Jetlines interpelle le Bureau de la concurrence… du haut des airs !


Jetlines interpelle le Bureau de la concurrence… du haut des airs !
Serge Abel-Normandin

Au début de la vingtaine, Serge Abel-Normandin a interrompu ses études en journalisme pour explorer l’Europe durant sept mois. Peu après ce premier vrai voyage, il a fait ses débuts dans un magazine de l’industrie, combinant ainsi deux grandes passions. Depuis, il ne se lasse pas d’observer l’évolution d’un domaine fascinant, dont il se sent privilégié de faire partie.
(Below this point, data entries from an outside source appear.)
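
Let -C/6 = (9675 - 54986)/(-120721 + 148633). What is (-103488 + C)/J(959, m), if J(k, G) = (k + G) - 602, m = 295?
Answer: -481380865/3033104 ≈ -158.71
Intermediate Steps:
C = 45311/4652 (C = -6*(9675 - 54986)/(-120721 + 148633) = -(-271866)/27912 = -6*(-45311/27912) = 45311/4652 ≈ 9.7401)
J(k, G) = -602 + G + k (J(k, G) = (G + k) - 602 = -602 + G + k)
(-103488 + C)/J(959, m) = (-103488 + 45311/4652)/(-602 + 295 + 959) = -481380865/4652/652 = -481380865/4652*1/652 = -481380865/3033104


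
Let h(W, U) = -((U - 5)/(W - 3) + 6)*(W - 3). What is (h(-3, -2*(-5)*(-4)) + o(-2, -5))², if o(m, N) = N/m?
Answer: 27889/4 ≈ 6972.3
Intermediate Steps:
h(W, U) = -(-3 + W)*(6 + (-5 + U)/(-3 + W)) (h(W, U) = -((-5 + U)/(-3 + W) + 6)*(-3 + W) = -(6 + (-5 + U)/(-3 + W))*(-3 + W) = -(-3 + W)*(6 + (-5 + U)/(-3 + W)))
(h(-3, -2*(-5)*(-4)) + o(-2, -5))² = ((23 - (-2*(-5))*(-4) - 6*(-3)) - 5/(-2))² = ((23 - 10*(-4) + 18) - 5*(-½))² = ((23 - 1*(-40) + 18) + 5/2)² = ((23 + 40 + 18) + 5/2)² = (81 + 5/2)² = (167/2)² = 27889/4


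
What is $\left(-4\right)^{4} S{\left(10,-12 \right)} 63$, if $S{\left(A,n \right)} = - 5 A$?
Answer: $-806400$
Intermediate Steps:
$\left(-4\right)^{4} S{\left(10,-12 \right)} 63 = \left(-4\right)^{4} \left(\left(-5\right) 10\right) 63 = 256 \left(-50\right) 63 = \left(-12800\right) 63 = -806400$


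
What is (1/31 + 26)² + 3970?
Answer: 4466419/961 ≈ 4647.7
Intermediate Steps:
(1/31 + 26)² + 3970 = (807/31)² + 3970 = 651249/961 + 3970 = 4466419/961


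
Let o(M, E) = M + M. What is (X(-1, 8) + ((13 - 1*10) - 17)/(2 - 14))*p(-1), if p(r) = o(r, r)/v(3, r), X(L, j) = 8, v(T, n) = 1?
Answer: -55/3 ≈ -18.333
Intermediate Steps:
o(M, E) = 2*M
p(r) = 2*r (p(r) = (2*r)/1 = (2*r)*1 = 2*r)
(X(-1, 8) + ((13 - 1*10) - 17)/(2 - 14))*p(-1) = (8 + ((13 - 1*10) - 17)/(2 - 14))*(2*(-1)) = (8 + ((13 - 10) - 17)/(-12))*(-2) = (8 + (3 - 17)*(-1/12))*(-2) = (8 - 14*(-1/12))*(-2) = (8 + 7/6)*(-2) = (55/6)*(-2) = -55/3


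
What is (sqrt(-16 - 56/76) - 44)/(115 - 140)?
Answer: 44/25 - I*sqrt(6042)/475 ≈ 1.76 - 0.16364*I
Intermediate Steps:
(sqrt(-16 - 56/76) - 44)/(115 - 140) = (sqrt(-16 - 56*1/76) - 44)/(-25) = -(sqrt(-16 - 14/19) - 44)/25 = -(sqrt(-318/19) - 44)/25 = -(I*sqrt(6042)/19 - 44)/25 = -(-44 + I*sqrt(6042)/19)/25 = 44/25 - I*sqrt(6042)/475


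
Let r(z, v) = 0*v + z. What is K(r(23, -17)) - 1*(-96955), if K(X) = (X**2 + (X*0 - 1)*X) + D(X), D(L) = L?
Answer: 97484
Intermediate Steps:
r(z, v) = z (r(z, v) = 0 + z = z)
K(X) = X**2 (K(X) = (X**2 + (X*0 - 1)*X) + X = (X**2 + (0 - 1)*X) + X = (X**2 - X) + X = X**2)
K(r(23, -17)) - 1*(-96955) = 23**2 - 1*(-96955) = 529 + 96955 = 97484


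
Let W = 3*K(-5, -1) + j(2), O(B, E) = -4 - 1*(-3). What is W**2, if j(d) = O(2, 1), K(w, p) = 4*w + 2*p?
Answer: 4489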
« Fais ton travail, Bureau de la concurrence! » (Do your job, Competition Bureau). « Le duopole des compagnies aériennes canadiennes, ça craint » (Canada’s airline duopoly sucks).
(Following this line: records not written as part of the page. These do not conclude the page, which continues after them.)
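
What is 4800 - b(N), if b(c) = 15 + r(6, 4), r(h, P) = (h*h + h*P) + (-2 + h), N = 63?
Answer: 4721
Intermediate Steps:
r(h, P) = -2 + h + h**2 + P*h (r(h, P) = (h**2 + P*h) + (-2 + h) = -2 + h + h**2 + P*h)
b(c) = 79 (b(c) = 15 + (-2 + 6 + 6**2 + 4*6) = 15 + (-2 + 6 + 36 + 24) = 15 + 64 = 79)
4800 - b(N) = 4800 - 1*79 = 4800 - 79 = 4721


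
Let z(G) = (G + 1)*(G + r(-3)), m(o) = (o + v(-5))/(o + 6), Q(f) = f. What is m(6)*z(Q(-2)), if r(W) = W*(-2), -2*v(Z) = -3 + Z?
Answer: -10/3 ≈ -3.3333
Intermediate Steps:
v(Z) = 3/2 - Z/2 (v(Z) = -(-3 + Z)/2 = 3/2 - Z/2)
r(W) = -2*W
m(o) = (4 + o)/(6 + o) (m(o) = (o + (3/2 - 1/2*(-5)))/(o + 6) = (o + (3/2 + 5/2))/(6 + o) = (o + 4)/(6 + o) = (4 + o)/(6 + o))
z(G) = (1 + G)*(6 + G) (z(G) = (G + 1)*(G - 2*(-3)) = (1 + G)*(G + 6) = (1 + G)*(6 + G))
m(6)*z(Q(-2)) = ((4 + 6)/(6 + 6))*(6 + (-2)**2 + 7*(-2)) = (10/12)*(6 + 4 - 14) = ((1/12)*10)*(-4) = (5/6)*(-4) = -10/3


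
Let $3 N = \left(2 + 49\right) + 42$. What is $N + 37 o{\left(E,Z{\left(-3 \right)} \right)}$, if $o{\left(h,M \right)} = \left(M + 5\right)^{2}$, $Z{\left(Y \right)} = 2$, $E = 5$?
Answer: $1844$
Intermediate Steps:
$o{\left(h,M \right)} = \left(5 + M\right)^{2}$
$N = 31$ ($N = \frac{\left(2 + 49\right) + 42}{3} = \frac{51 + 42}{3} = \frac{1}{3} \cdot 93 = 31$)
$N + 37 o{\left(E,Z{\left(-3 \right)} \right)} = 31 + 37 \left(5 + 2\right)^{2} = 31 + 37 \cdot 7^{2} = 31 + 37 \cdot 49 = 31 + 1813 = 1844$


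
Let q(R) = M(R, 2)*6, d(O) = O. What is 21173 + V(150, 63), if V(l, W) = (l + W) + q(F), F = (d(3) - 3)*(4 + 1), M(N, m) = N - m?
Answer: 21374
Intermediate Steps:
F = 0 (F = (3 - 3)*(4 + 1) = 0*5 = 0)
q(R) = -12 + 6*R (q(R) = (R - 1*2)*6 = (R - 2)*6 = (-2 + R)*6 = -12 + 6*R)
V(l, W) = -12 + W + l (V(l, W) = (l + W) + (-12 + 6*0) = (W + l) + (-12 + 0) = (W + l) - 12 = -12 + W + l)
21173 + V(150, 63) = 21173 + (-12 + 63 + 150) = 21173 + 201 = 21374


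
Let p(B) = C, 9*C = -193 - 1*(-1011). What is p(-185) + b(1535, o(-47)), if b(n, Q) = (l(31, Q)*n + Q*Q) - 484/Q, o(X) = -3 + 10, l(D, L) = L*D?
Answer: 20989442/63 ≈ 3.3317e+5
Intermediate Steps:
l(D, L) = D*L
o(X) = 7
C = 818/9 (C = (-193 - 1*(-1011))/9 = (-193 + 1011)/9 = (⅑)*818 = 818/9 ≈ 90.889)
p(B) = 818/9
b(n, Q) = Q² - 484/Q + 31*Q*n (b(n, Q) = ((31*Q)*n + Q*Q) - 484/Q = (31*Q*n + Q²) - 484/Q = (Q² + 31*Q*n) - 484/Q = Q² - 484/Q + 31*Q*n)
p(-185) + b(1535, o(-47)) = 818/9 + (-484 + 7²*(7 + 31*1535))/7 = 818/9 + (-484 + 49*(7 + 47585))/7 = 818/9 + (-484 + 49*47592)/7 = 818/9 + (-484 + 2332008)/7 = 818/9 + (⅐)*2331524 = 818/9 + 2331524/7 = 20989442/63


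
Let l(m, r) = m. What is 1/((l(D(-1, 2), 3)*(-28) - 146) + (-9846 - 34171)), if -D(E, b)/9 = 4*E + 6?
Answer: -1/43659 ≈ -2.2905e-5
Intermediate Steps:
D(E, b) = -54 - 36*E (D(E, b) = -9*(4*E + 6) = -9*(6 + 4*E) = -54 - 36*E)
1/((l(D(-1, 2), 3)*(-28) - 146) + (-9846 - 34171)) = 1/(((-54 - 36*(-1))*(-28) - 146) + (-9846 - 34171)) = 1/(((-54 + 36)*(-28) - 146) - 44017) = 1/((-18*(-28) - 146) - 44017) = 1/((504 - 146) - 44017) = 1/(358 - 44017) = 1/(-43659) = -1/43659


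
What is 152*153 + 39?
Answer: 23295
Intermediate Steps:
152*153 + 39 = 23256 + 39 = 23295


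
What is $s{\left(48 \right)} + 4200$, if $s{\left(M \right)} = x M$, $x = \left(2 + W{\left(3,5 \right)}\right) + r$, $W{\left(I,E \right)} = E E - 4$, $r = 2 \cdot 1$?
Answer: $5400$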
Canada Jetlines intensifie sa campagne visant à dénoncer le manque de concurrence entre les compagnies aériennes canadiennes. Et le transporteur à très bas prix n’y va pas de main morte : pour attirer l’attention du public, il a même orchestré une manif dans le ciel avec quatre avions et 18 parachutistes !
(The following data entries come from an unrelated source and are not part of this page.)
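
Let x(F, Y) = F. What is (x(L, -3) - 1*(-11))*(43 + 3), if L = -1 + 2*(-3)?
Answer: 184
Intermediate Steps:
L = -7 (L = -1 - 6 = -7)
(x(L, -3) - 1*(-11))*(43 + 3) = (-7 - 1*(-11))*(43 + 3) = (-7 + 11)*46 = 4*46 = 184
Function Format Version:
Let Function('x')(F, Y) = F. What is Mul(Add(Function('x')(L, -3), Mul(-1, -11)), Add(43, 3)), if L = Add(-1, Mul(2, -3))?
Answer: 184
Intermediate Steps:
L = -7 (L = Add(-1, -6) = -7)
Mul(Add(Function('x')(L, -3), Mul(-1, -11)), Add(43, 3)) = Mul(Add(-7, Mul(-1, -11)), Add(43, 3)) = Mul(Add(-7, 11), 46) = Mul(4, 46) = 184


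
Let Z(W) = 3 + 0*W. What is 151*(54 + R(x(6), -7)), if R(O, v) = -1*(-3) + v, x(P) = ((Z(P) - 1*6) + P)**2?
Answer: 7550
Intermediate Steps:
Z(W) = 3 (Z(W) = 3 + 0 = 3)
x(P) = (-3 + P)**2 (x(P) = ((3 - 1*6) + P)**2 = ((3 - 6) + P)**2 = (-3 + P)**2)
R(O, v) = 3 + v
151*(54 + R(x(6), -7)) = 151*(54 + (3 - 7)) = 151*(54 - 4) = 151*50 = 7550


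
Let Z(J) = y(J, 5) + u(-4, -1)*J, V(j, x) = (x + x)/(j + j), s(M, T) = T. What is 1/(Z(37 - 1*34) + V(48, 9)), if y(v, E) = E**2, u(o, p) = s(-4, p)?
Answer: 16/355 ≈ 0.045070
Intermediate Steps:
V(j, x) = x/j (V(j, x) = (2*x)/((2*j)) = (2*x)*(1/(2*j)) = x/j)
u(o, p) = p
Z(J) = 25 - J (Z(J) = 5**2 - J = 25 - J)
1/(Z(37 - 1*34) + V(48, 9)) = 1/((25 - (37 - 1*34)) + 9/48) = 1/((25 - (37 - 34)) + 9*(1/48)) = 1/((25 - 1*3) + 3/16) = 1/((25 - 3) + 3/16) = 1/(22 + 3/16) = 1/(355/16) = 16/355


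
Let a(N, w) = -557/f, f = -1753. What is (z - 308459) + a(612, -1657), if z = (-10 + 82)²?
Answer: -531640518/1753 ≈ -3.0327e+5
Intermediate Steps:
a(N, w) = 557/1753 (a(N, w) = -557/(-1753) = -557*(-1/1753) = 557/1753)
z = 5184 (z = 72² = 5184)
(z - 308459) + a(612, -1657) = (5184 - 308459) + 557/1753 = -303275 + 557/1753 = -531640518/1753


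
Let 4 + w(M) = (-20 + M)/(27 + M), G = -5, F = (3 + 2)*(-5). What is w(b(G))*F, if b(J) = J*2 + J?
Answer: 2075/12 ≈ 172.92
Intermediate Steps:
F = -25 (F = 5*(-5) = -25)
b(J) = 3*J (b(J) = 2*J + J = 3*J)
w(M) = -4 + (-20 + M)/(27 + M)
w(b(G))*F = ((-128 - 9*(-5))/(27 + 3*(-5)))*(-25) = ((-128 - 3*(-15))/(27 - 15))*(-25) = ((-128 + 45)/12)*(-25) = ((1/12)*(-83))*(-25) = -83/12*(-25) = 2075/12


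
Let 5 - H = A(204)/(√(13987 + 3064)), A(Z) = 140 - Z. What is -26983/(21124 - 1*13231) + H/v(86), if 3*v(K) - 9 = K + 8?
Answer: -2660854/812979 + 192*√59/103309 ≈ -3.2587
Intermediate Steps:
v(K) = 17/3 + K/3 (v(K) = 3 + (K + 8)/3 = 3 + (8 + K)/3 = 3 + (8/3 + K/3) = 17/3 + K/3)
H = 5 + 64*√59/1003 (H = 5 - (140 - 1*204)/(√(13987 + 3064)) = 5 - (140 - 204)/(√17051) = 5 - (-64)/(17*√59) = 5 - (-64)*√59/1003 = 5 + 64*√59/1003 ≈ 5.4901)
-26983/(21124 - 1*13231) + H/v(86) = -26983/(21124 - 1*13231) + (5 + 64*√59/1003)/(17/3 + (⅓)*86) = -26983/(21124 - 13231) + (5 + 64*√59/1003)/(17/3 + 86/3) = -26983/7893 + (5 + 64*√59/1003)/(103/3) = -26983*1/7893 + (5 + 64*√59/1003)*(3/103) = -26983/7893 + (15/103 + 192*√59/103309) = -2660854/812979 + 192*√59/103309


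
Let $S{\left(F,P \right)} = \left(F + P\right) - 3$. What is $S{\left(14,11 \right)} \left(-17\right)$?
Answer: $-374$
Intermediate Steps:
$S{\left(F,P \right)} = -3 + F + P$
$S{\left(14,11 \right)} \left(-17\right) = \left(-3 + 14 + 11\right) \left(-17\right) = 22 \left(-17\right) = -374$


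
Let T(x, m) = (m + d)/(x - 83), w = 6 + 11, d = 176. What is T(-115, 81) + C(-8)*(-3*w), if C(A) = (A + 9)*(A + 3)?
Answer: 50233/198 ≈ 253.70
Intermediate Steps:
w = 17
C(A) = (3 + A)*(9 + A) (C(A) = (9 + A)*(3 + A) = (3 + A)*(9 + A))
T(x, m) = (176 + m)/(-83 + x) (T(x, m) = (m + 176)/(x - 83) = (176 + m)/(-83 + x))
T(-115, 81) + C(-8)*(-3*w) = (176 + 81)/(-83 - 115) + (27 + (-8)² + 12*(-8))*(-3*17) = 257/(-198) + (27 + 64 - 96)*(-51) = -1/198*257 - 5*(-51) = -257/198 + 255 = 50233/198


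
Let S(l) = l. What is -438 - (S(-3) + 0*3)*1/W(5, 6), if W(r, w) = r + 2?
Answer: -3063/7 ≈ -437.57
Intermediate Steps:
W(r, w) = 2 + r
-438 - (S(-3) + 0*3)*1/W(5, 6) = -438 - (-3 + 0*3)*1/(2 + 5) = -438 - (-3 + 0)*1/7 = -438 - (-3)*1*(⅐) = -438 - (-3)/7 = -438 - 1*(-3/7) = -438 + 3/7 = -3063/7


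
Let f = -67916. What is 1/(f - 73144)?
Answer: -1/141060 ≈ -7.0892e-6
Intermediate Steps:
1/(f - 73144) = 1/(-67916 - 73144) = 1/(-141060) = -1/141060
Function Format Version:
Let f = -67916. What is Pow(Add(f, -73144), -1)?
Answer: Rational(-1, 141060) ≈ -7.0892e-6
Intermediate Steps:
Pow(Add(f, -73144), -1) = Pow(Add(-67916, -73144), -1) = Pow(-141060, -1) = Rational(-1, 141060)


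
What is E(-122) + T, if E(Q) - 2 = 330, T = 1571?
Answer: 1903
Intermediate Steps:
E(Q) = 332 (E(Q) = 2 + 330 = 332)
E(-122) + T = 332 + 1571 = 1903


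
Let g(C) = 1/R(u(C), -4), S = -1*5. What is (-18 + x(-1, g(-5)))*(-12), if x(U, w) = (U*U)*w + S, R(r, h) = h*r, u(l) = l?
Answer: 1377/5 ≈ 275.40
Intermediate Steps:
S = -5
g(C) = -1/(4*C) (g(C) = 1/(-4*C) = -1/(4*C))
x(U, w) = -5 + w*U² (x(U, w) = (U*U)*w - 5 = U²*w - 5 = w*U² - 5 = -5 + w*U²)
(-18 + x(-1, g(-5)))*(-12) = (-18 + (-5 - ¼/(-5)*(-1)²))*(-12) = (-18 + (-5 - ¼*(-⅕)*1))*(-12) = (-18 + (-5 + (1/20)*1))*(-12) = (-18 + (-5 + 1/20))*(-12) = (-18 - 99/20)*(-12) = -459/20*(-12) = 1377/5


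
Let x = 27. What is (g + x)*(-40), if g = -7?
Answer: -800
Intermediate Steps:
(g + x)*(-40) = (-7 + 27)*(-40) = 20*(-40) = -800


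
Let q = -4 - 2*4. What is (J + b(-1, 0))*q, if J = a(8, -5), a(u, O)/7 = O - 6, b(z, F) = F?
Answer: 924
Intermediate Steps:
q = -12 (q = -4 - 8 = -12)
a(u, O) = -42 + 7*O (a(u, O) = 7*(O - 6) = 7*(-6 + O) = -42 + 7*O)
J = -77 (J = -42 + 7*(-5) = -42 - 35 = -77)
(J + b(-1, 0))*q = (-77 + 0)*(-12) = -77*(-12) = 924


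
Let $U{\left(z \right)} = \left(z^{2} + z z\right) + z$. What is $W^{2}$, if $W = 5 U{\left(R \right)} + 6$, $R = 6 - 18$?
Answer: $1920996$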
En soi, le message n’est pas nouveau. Depuis l’annonce de son lancement, Jetines répète qu’au Canada, le transport aérien est trop cher; que les Canadiens sont condamnés à choisir « entre cher et très cher »; et que c’est la faute d’un duopole (sous-entendu Air Canada et WestJet) « qui pense posséder le ciel »…

Pétition en ligne

Mais si le message n’est pas nouveau, la nouvelle manière de le véhiculer vise à frapper l’imagination. Ce faisant, la société veut convaincre les Canadiens de signer la pétition qu’elle a mise en ligne, à l'adresse fightback.jetlines.ca, pour faire pression sur le Bureau de la concurrence.

Dans le communiqué présentant sa démarche, Jetlines rappelle que plusieurs compagnies aériennes ont tenté de pénétrer sur le marché canadien dans le passé – « mais chaque fois, le duopole les a chassées avec des prix équivalents à court terme à des prix inférieurs à leurs coûts évitables ». Jusqu’à ce jour, le Bureau de la concurrence n’a que peu fait pour remédier à ce problème, dénonce Jetlines.

« Les Canadiens paient des tarifs aériens parmi les plus élevés au monde et nous sommes le seul pays développé sans ULCC [transporteur à très bas coût] puisque deux compagnies aériennes à coûts élevés contrôlent environ 85 % du marché intérieur. Nous savons que les Canadiens en ont assez, car chaque année, entre cinq et six millions de passagers voyagent par la route vers les États-Unis pour voler sur les ailes de transporteurs à bas prix américains », déclare Javier Suarez, PDG de Jetlines, en invitant les Canadiens à lui manifester son soutien.

Pas d’intérêt pour les agents

Jetlines prévoit de lancer ses opérations avant la fin de cette année. Le lancement des activités des compagnies aériennes demeure cependant subordonné à l’obtention des approbations réglementaires et à l’achèvement du financement restant.

Rappelons que Jetlines, conformément au modèle d’affaires des ULCC, privilégiera la vente directe et ne cherchera pas à collaborer avec le réseau de distribution.